The agreement also includes modest phased-in class size reductions at all schools, lower caseloads for special education teachers and counselors and a five-month halt to any potential school closures. As part of the deal, the union said, the school board will also vote on a charter school moratorium.
“As a product of the Oakland schools, I just feel so much pride that we have the opportunity to greatly improve education outcomes for our students," said Keith Brown, president of the Oakland Education Association, which represents some 3,000 teachers, counselors and nurses.
At a news conference on Friday afternoon, Brown called the strike “historic” and hard fought, and said the deal marked a major win for teachers.
“Through the power of the strike, the people of Oakland have said our students are a priority,” he said. “They wanted real investments in our children.”
The district, which receives per-pupil funding from the state, said it has lost roughly $1 million for each day of the strike.
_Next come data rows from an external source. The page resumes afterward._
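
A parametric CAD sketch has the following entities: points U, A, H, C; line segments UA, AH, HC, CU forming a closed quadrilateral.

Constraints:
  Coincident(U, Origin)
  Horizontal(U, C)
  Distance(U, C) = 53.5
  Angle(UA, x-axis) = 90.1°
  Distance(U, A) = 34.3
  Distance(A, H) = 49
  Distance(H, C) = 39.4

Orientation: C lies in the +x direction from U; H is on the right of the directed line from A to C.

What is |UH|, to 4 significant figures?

19.98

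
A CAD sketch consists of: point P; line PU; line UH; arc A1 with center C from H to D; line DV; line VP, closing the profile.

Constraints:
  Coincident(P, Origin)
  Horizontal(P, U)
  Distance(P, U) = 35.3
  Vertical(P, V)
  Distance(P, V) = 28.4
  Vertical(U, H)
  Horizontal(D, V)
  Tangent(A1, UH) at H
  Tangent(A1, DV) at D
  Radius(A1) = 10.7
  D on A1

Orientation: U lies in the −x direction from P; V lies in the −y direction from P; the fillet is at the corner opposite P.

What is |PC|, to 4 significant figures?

30.31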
It estimated that only 6 percent of all students attended school over the last seven days.
“This seven day long strike was difficult for the entire community as it threw much of the city into uncertain waters and disrupted many lives,” the district stated in a press release. “But it also showed our teachers how appreciated they are by our students, families and all of Oakland."
The agreement was reached after several days of closed-door negotiations mediated by State Superintendent of Public Instruction Tony Thurmond and state Assemblyman Rob Bonta, D-Alameda.
This has been the longest teachers strike in Oakland in more than 20 years, and follows a string of other teacher walkouts across the country in the past year, including a districtwide Los Angeles strike in January that lasted six days.
For Oakland teachers, who are among the lowest paid educators in the region, with some of the highest turnover rates, the deal marks an improvement over the district's initial offer of a 5 percent increase, but still falls notably short of what teachers have been asking for.